ADOM takes an interesting approach to game difficulty. On one level, waves upon waves of monsters can be swiftly destroyed with little skill. But then, monsters that can drain stats, corrupt or paralyze show up, and unlike in Nethack, these are rarely trivial problems. Corruption is a brilliant system whereby the middle to end game becomes a combination race against time and a interesting lesson in keeping a character alive when badly corrupted. The intense level of item destruction personally annoys me, but certainly encourages a cautious play style. The temples and challenge levels also keep things interesting and require the player to learn new tricks.

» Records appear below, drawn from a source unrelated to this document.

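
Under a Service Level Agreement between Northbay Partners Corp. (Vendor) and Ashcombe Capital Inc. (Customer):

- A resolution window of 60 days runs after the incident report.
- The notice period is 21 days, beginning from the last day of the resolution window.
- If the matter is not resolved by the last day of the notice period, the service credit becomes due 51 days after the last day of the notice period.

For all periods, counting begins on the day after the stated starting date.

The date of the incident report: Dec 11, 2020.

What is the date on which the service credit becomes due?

The last day of the resolution window: 60 calendar days after Dec 11, 2020 is Feb 9, 2021.
Adding 21 calendar days to Feb 9, 2021 gives Mar 2, 2021, which is the last day of the notice period.
Adding 51 calendar days to Mar 2, 2021 gives Apr 22, 2021, which is the date on which the service credit becomes due.

Apr 22, 2021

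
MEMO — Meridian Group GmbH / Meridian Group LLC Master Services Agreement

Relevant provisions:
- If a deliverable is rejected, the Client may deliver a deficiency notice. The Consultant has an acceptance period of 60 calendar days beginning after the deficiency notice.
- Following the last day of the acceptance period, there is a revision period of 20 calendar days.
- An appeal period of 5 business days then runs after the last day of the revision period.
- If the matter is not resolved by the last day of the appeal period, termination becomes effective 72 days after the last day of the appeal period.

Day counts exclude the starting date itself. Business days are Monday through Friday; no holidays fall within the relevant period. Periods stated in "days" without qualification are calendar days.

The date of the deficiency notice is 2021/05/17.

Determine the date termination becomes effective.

2021/10/23

Adding 60 calendar days to 2021/05/17 gives 2021/07/16, which is the last day of the acceptance period.
Adding 20 calendar days to 2021/07/16 gives 2021/08/05, which is the last day of the revision period.
The last day of the appeal period: 5 business days after Thursday, 2021/08/05, skipping weekends — Aug 6, Aug 9, Aug 10, Aug 11, Aug 12 — lands on Thursday, 2021/08/12.
The date termination becomes effective: 72 calendar days after 2021/08/12 is 2021/10/23.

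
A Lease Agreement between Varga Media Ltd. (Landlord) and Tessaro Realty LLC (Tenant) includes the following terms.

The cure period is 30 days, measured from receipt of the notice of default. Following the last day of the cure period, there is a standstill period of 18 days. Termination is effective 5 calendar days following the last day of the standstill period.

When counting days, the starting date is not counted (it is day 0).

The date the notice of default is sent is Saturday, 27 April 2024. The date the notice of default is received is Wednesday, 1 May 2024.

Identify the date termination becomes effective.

23 June 2024

The last day of the cure period: 1 May 2024 + 30 days = 31 May 2024.
The last day of the standstill period: 31 May 2024 + 18 days = 18 June 2024.
The date termination becomes effective: 18 June 2024 + 5 days = 23 June 2024.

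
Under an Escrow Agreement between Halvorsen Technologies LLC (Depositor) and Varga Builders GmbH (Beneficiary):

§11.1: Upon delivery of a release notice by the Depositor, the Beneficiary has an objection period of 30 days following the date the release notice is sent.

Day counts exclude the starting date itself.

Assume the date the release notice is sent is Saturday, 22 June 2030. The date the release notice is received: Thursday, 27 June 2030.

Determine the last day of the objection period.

Adding 30 calendar days to 22 June 2030 gives 22 July 2030, which is the last day of the objection period.

22 July 2030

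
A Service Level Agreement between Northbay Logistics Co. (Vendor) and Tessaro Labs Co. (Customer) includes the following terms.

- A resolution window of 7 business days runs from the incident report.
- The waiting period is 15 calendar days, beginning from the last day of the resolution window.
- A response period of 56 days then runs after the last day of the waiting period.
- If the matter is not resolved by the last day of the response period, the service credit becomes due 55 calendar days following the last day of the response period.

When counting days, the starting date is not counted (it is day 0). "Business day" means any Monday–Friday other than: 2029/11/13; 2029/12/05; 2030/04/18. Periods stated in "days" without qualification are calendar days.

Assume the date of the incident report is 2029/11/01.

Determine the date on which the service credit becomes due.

From Thursday, 2029/11/01, 7 business days (Nov 2, Nov 5, Nov 6, Nov 7, Nov 8, Nov 9, Nov 12, skipping weekends) brings us to Monday, 2029/11/12, which is the last day of the resolution window.
Adding 15 calendar days to 2029/11/12 gives 2029/11/27, which is the last day of the waiting period.
The last day of the response period: 56 calendar days after 2029/11/27 is 2030/01/22.
Adding 55 calendar days to 2030/01/22 gives 2030/03/18, which is the date on which the service credit becomes due.

2030/03/18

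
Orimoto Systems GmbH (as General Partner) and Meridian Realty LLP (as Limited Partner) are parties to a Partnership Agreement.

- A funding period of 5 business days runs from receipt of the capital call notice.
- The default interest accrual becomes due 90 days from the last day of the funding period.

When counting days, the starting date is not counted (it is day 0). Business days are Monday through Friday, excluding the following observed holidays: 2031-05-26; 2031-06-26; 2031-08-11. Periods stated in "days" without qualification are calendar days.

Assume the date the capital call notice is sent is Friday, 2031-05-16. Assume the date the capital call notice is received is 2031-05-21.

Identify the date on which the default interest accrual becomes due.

2031-08-27

The last day of the funding period: 5 business days after Wednesday, 2031-05-21, skipping weekends and the listed holiday on May 26 — May 22, May 23, May 27, May 28, May 29 — lands on Thursday, 2031-05-29.
The date on which the default interest accrual becomes due: 90 calendar days after 2031-05-29 is 2031-08-27.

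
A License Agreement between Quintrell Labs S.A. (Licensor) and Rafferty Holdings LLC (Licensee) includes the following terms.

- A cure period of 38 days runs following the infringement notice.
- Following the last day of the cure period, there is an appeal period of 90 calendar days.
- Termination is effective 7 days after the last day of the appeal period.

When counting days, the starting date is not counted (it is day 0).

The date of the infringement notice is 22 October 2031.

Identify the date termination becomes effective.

The last day of the cure period: 38 calendar days after 22 October 2031 is 29 November 2031.
The last day of the appeal period: 29 November 2031 + 90 days = 27 February 2032.
The date termination becomes effective: 7 calendar days after 27 February 2032 is 5 March 2032.

5 March 2032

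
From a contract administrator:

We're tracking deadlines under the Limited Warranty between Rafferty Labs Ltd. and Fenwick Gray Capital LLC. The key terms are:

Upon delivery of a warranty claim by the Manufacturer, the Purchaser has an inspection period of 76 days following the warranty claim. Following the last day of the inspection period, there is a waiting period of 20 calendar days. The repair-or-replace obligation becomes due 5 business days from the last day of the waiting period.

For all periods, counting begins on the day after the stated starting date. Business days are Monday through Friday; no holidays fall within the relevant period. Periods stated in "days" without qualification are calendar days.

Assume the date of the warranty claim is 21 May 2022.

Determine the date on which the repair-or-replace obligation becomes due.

Adding 76 calendar days to 21 May 2022 gives 5 August 2022, which is the last day of the inspection period.
Adding 20 calendar days to 5 August 2022 gives 25 August 2022, which is the last day of the waiting period.
The date on which the repair-or-replace obligation becomes due: 5 business days after Thursday, 25 August 2022, skipping weekends — Aug 26, Aug 29, Aug 30, Aug 31, Sep 1 — lands on Thursday, 1 September 2022.

1 September 2022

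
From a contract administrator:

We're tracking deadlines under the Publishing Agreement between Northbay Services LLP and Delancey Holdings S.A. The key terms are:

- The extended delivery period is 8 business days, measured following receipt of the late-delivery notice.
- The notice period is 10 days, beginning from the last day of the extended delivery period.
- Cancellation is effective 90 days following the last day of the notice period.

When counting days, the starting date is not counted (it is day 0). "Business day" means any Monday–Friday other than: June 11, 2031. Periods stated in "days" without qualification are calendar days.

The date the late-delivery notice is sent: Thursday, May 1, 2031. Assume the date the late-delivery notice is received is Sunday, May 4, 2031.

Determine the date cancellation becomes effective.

August 22, 2031

From Sunday, May 4, 2031, 8 business days (May 5, May 6, May 7, May 8, May 9, May 12, May 13, May 14, skipping weekends) brings us to Wednesday, May 14, 2031, which is the last day of the extended delivery period.
The last day of the notice period: 10 calendar days after May 14, 2031 is May 24, 2031.
Adding 90 calendar days to May 24, 2031 gives August 22, 2031, which is the date cancellation becomes effective.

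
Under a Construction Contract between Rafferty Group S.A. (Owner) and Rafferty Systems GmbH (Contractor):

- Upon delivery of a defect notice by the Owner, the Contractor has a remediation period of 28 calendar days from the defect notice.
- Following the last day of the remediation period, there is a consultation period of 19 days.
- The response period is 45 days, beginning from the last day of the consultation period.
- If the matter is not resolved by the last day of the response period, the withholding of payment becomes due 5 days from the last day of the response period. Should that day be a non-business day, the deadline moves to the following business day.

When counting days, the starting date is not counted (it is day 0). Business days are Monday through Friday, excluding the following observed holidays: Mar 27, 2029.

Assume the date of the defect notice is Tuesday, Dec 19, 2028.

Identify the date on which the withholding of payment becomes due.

Mar 26, 2029

Adding 28 calendar days to Dec 19, 2028 gives Jan 16, 2029, which is the last day of the remediation period.
The last day of the consultation period: 19 calendar days after Jan 16, 2029 is Feb 4, 2029.
The last day of the response period: 45 calendar days after Feb 4, 2029 is Mar 21, 2029.
Adding 5 calendar days to Mar 21, 2029 gives Mar 26, 2029, which is the date on which the withholding of payment becomes due. Mar 26, 2029 is a Monday and is not a listed holiday, so no roll-forward applies.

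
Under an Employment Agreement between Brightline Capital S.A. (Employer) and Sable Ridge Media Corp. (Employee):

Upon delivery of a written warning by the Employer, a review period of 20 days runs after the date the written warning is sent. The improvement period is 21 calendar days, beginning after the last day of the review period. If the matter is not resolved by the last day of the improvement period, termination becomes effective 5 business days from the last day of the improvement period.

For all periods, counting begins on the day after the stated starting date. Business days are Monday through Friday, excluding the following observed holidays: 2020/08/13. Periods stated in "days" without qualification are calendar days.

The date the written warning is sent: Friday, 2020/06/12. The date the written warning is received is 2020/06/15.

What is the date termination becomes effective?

2020/07/30

The last day of the review period: 20 calendar days after 2020/06/12 is 2020/07/02.
Adding 21 calendar days to 2020/07/02 gives 2020/07/23, which is the last day of the improvement period.
The date termination becomes effective: counting 5 business days from Thursday, 2020/07/23 (Jul 24, Jul 27, Jul 28, Jul 29, Jul 30, skipping weekends) reaches Thursday, 2020/07/30.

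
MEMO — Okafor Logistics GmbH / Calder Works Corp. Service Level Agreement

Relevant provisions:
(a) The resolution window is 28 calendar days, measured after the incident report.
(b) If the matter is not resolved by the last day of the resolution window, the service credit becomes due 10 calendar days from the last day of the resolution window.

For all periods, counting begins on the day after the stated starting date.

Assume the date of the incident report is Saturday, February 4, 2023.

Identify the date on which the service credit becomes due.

The last day of the resolution window: February 4, 2023 + 28 days = March 4, 2023.
Adding 10 calendar days to March 4, 2023 gives March 14, 2023, which is the date on which the service credit becomes due.

March 14, 2023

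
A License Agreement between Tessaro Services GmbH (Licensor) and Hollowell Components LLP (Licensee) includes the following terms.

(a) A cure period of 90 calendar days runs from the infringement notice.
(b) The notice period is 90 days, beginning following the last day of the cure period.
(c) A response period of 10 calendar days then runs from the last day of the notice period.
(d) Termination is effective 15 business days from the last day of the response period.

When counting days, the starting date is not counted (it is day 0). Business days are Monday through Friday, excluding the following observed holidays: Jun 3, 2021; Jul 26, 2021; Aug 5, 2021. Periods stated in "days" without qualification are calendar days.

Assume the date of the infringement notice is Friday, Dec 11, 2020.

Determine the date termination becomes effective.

The last day of the cure period: Dec 11, 2020 + 90 days = Mar 11, 2021.
The last day of the notice period: Mar 11, 2021 + 90 days = Jun 9, 2021.
The last day of the response period: 10 calendar days after Jun 9, 2021 is Jun 19, 2021.
The date termination becomes effective: counting 15 business days from Saturday, Jun 19, 2021 (Jun 21, Jun 22, Jun 23, Jun 24, …, Jul 7, Jul 8, Jul 9, skipping weekends) reaches Friday, Jul 9, 2021.

Jul 9, 2021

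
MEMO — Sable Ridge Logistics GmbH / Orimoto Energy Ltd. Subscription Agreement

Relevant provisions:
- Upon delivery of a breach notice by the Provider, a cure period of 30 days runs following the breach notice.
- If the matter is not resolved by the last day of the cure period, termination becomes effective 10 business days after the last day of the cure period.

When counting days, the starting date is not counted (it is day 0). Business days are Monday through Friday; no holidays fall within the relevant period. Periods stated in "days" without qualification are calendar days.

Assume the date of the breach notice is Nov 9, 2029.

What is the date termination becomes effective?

Dec 21, 2029

The last day of the cure period: Nov 9, 2029 + 30 days = Dec 9, 2029.
The date termination becomes effective: 10 business days after Sunday, Dec 9, 2029, skipping weekends — Dec 10, Dec 11, Dec 12, Dec 13, Dec 14, Dec 17, Dec 18, Dec 19, Dec 20, Dec 21 — lands on Friday, Dec 21, 2029.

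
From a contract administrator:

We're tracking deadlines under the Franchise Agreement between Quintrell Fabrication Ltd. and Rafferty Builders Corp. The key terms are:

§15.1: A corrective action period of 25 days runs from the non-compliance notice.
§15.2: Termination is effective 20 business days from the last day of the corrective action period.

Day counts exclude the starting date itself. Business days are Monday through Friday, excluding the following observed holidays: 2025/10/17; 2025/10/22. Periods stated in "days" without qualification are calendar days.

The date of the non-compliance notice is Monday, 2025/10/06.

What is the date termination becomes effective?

2025/11/28

Adding 25 calendar days to 2025/10/06 gives 2025/10/31, which is the last day of the corrective action period.
The date termination becomes effective: counting 20 business days from Friday, 2025/10/31 (Nov 3, Nov 4, Nov 5, Nov 6, …, Nov 26, Nov 27, Nov 28, skipping weekends) reaches Friday, 2025/11/28.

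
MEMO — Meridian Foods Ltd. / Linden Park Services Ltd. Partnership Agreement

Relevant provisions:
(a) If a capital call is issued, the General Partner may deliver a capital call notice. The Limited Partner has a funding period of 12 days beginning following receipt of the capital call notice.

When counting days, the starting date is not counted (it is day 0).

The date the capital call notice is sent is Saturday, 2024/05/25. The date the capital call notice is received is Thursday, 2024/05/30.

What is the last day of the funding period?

The last day of the funding period: 12 calendar days after 2024/05/30 is 2024/06/11.

2024/06/11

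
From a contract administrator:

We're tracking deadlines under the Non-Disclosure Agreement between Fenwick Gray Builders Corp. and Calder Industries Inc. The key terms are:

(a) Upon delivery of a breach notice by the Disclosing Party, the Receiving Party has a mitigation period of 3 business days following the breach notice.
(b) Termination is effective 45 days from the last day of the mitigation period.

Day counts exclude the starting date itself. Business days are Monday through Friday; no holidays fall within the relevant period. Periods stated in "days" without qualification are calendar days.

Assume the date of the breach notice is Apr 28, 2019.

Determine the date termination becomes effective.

The last day of the mitigation period: counting 3 business days from Sunday, Apr 28, 2019 (Apr 29, Apr 30, May 1, skipping weekends) reaches Wednesday, May 1, 2019.
Adding 45 calendar days to May 1, 2019 gives Jun 15, 2019, which is the date termination becomes effective.

Jun 15, 2019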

DoomRL handles the problem differently. Using a player selected difficulty level, challenge modes, and in-depth scoring, it allows the player to modify the challenge presented while rewarding more advanced players with new options. Even apart from this, the levels get progressively harder as time goes by and new monsters make appearances, as well as special pre-designed levels. While players can level up, the emphasis is upon skills and ammunition levels, keeping the game tense throughout.

Planning the player challenge is important in game design. While it is understandable if the game balance takes a while to emerge, one should think early on, “What frame of mind do I want the player in? Should he or she feel in control or on the run?” Different player groups like different mixtures, with some paradoxically liking both at the same time. Nethack has always had the ability to change the nature of the game from ‘yay, I’m winning’ to ‘oh my gosh!’ within the space of two turns. Player ability is also a hugely variant area. Some players will find a challenge difficult, while others will waltz through it. But games swiftly get stale when there is no challenge to them, or when there are few ways of dealing with game elements.

On the one hand, if one wants the player to be firmly in charge, then there have to be various mechanics by which the player can improve survival chances. An in-depth system for player improvement and customization is intriguing and means that next game will be radically different from this one.

Alternatively, to keep the game from becoming stale, there must be something that gives the player the urge to keep murdering various dungeon-fodder and taking their knick-knacks. Rewards work, but even better is the satisfaction gained from triumphing over a difficult level after a long hard battle. Enemies that have innovative skills to overcome and a cunning AI to make them hard to exploit go a long way to achieve this.

In closing, thanks for your unwavering attention to my walls of text. You could have started a new Nethack character off and reached level 3 in the time it took you to finish this. (Combat-wombat or wimpy tourist, I wonder?) Thanks for the attention.